FATALIST

The Depths of Inhumanity

Ibex Moon
rating icon 6 / 10

Track listing:

01. Frozen Epitaph
02. Internal Misery
03. Morbid Derangement
04. Contamination
05. Death Will Remain
06. Homicidal Epitaph
07. Impulse to Kill
08. Life Deploration
09. Enthralled By Pain
10. Depths of Inhumanity
11. Intro/Rivers of Blood


They may be from sunny California, but even a death metal novice could pick out the logo homage and the giant cross in the band photo as nods to NIHILIST and early ENTOMBED. And one chord of that murky, bleary mud-bog guitar sound will provide the final clue — FATALIST are paying tribute to the Sunlight Studios school of early 1990's Swedish death metal, with all the subtlety of a brick to the head.
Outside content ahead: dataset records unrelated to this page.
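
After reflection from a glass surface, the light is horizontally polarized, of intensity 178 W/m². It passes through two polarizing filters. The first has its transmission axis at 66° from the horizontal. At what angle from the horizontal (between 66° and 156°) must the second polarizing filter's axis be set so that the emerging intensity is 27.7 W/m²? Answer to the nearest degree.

I₁ = I₀ cos²(66° − 0°) = I₀ cos²(66°) = 0.1654 I₀.
Target fraction: 27.7 / 178 W/m² = 0.1556 of I₀.
Need I₂/I₀ = 0.1556, so cos²(θ − 66°) = 0.1556 / 0.1654 = 0.9407.
θ − 66° = arccos(√0.9407) = 14.1°, giving θ ≈ 66 + 14.1 = 80.1°.

θ ≈ 80°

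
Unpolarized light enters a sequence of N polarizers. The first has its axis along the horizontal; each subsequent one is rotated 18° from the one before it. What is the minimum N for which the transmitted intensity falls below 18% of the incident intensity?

N = 12

First polarizer halves the unpolarized light: factor 1/2.
Each further stage multiplies by cos²(18°) = 0.9045.
After N polarizers: T = 0.5·0.9045^(N−1). Require T < 0.18 ⇒ N−1 > ln(0.18/0.5)/ln(0.9045) = 10.18, so N−1 ≥ 11 and N = 12.
Check: N=12 gives T = 0.1658 < 0.18; N=11 gives T = 0.1833.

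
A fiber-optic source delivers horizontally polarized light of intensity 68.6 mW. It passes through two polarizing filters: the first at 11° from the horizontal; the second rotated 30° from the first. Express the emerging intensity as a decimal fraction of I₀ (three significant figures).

I/I₀ ≈ 0.723

I₁ = 68.6 mW · cos²(11°) = 66.1 mW.
I₂ = I₁ · cos²(30°) = 66.1 · 0.75 = 49.58 mW.
Transmitted fraction = 0.7227.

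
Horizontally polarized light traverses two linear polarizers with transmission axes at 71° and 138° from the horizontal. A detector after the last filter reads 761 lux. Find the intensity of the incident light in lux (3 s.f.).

I₀ ≈ 4.70e4 lux

By Malus's law, I₁ = I₀ cos²(71° − 0°) = I₀ cos²(71°) = 0.106 I₀.
I₂ = I₁ cos²(138° − 71°) = 0.106 I₀ · cos²(67°) = 0.01618 I₀.
So 761 lux = 0.01618 I₀, giving I₀ = 761/0.01618 = 4.703e+04 lux.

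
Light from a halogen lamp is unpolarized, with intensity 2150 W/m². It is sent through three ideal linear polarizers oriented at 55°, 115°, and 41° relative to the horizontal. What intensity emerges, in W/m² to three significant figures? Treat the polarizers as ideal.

I ≈ 20.4 W/m²

Unpolarized light through the first polarizer → I₁ = 2150 W/m²/2 = 1075 W/m², polarized at 55°.
I₂ = I₁ · cos²(60°) = 1075 · 0.25 = 268.8 W/m².
I₃ = I₂ · cos²(74°) = 268.8 · 0.07598 = 20.42 W/m².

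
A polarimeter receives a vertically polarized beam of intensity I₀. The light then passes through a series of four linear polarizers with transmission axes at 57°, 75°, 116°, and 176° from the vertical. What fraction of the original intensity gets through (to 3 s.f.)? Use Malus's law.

≈ 0.0382 I₀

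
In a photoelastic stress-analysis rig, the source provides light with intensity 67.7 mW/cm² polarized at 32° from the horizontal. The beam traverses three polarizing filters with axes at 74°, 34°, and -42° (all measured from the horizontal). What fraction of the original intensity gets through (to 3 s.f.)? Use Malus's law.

I/I₀ ≈ 0.0190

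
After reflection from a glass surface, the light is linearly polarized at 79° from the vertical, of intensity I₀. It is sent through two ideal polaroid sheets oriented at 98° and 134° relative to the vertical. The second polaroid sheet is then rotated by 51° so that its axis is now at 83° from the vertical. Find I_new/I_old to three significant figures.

Before rotation:
I₁ = I₀ cos²(98° − 79°) = I₀ cos²(19°) = 0.894 I₀.
I₂ = I₁ cos²(134° − 98°) = 0.894 I₀ · cos²(36°) = 0.5851 I₀.
After rotation:
I₁ = I₀ cos²(98° − 79°) = I₀ cos²(19°) = 0.894 I₀.
I₂ = I₁ cos²(83° − 98°) = 0.894 I₀ · cos²(15°) = 0.8341 I₀.
Ratio = 0.8341 / 0.5851 = 1.426.

I_new/I_old ≈ 1.43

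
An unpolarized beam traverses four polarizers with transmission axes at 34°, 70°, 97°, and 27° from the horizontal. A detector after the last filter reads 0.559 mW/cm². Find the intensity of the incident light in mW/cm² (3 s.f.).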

And while such a sound will surely get any old-schooler salivating, a few songs in, it becomes clear that FATALIST don't measure up to their heroes in the songwriting and riffing departments. The guitar solos are nice, and frequently save a song from boredom. But too often, the riffs and vocals deteriorate into a samey blosh of either generic chugging or outright idea pilfering. There's a loose, noisy chaos at work here that sounds like some AUTOPSY influence, and that's fine, but combined with the gurgling guitar tone of the Swede masters, it occasionally comes off like a downshifting truckload of ass (and not in the gloriously depraved way the original bands pulled it off... more in a bad demo kind of way).

There are definitely solid moments — the beginning of "Life Deploration" is a masterpiece, and indeed, when it crashes headlong into the blast-beating main part of the song, it's easy to forgive these guys some youthful indiscretions. The enthusiasm is there, and it may be asking a lot of a band to emerge fully-formed on their debut album. But that's the fine line you walk when you align yourself this brazenly with a particular classic sound -- if, for example, you're going to rip off DISMEMBER as blatantly as FATALIST do on album closer "Rivers of Blood", you at least have to provide some incentive for a fan to listen to you instead of skipping you entirely and just listening to the original. FATALIST are almost there, and they're frustratingly close to awesome in places, but too much of "The Depths of Humanity" just doesn't seem like it's come far enough down the Left Hand Path just yet.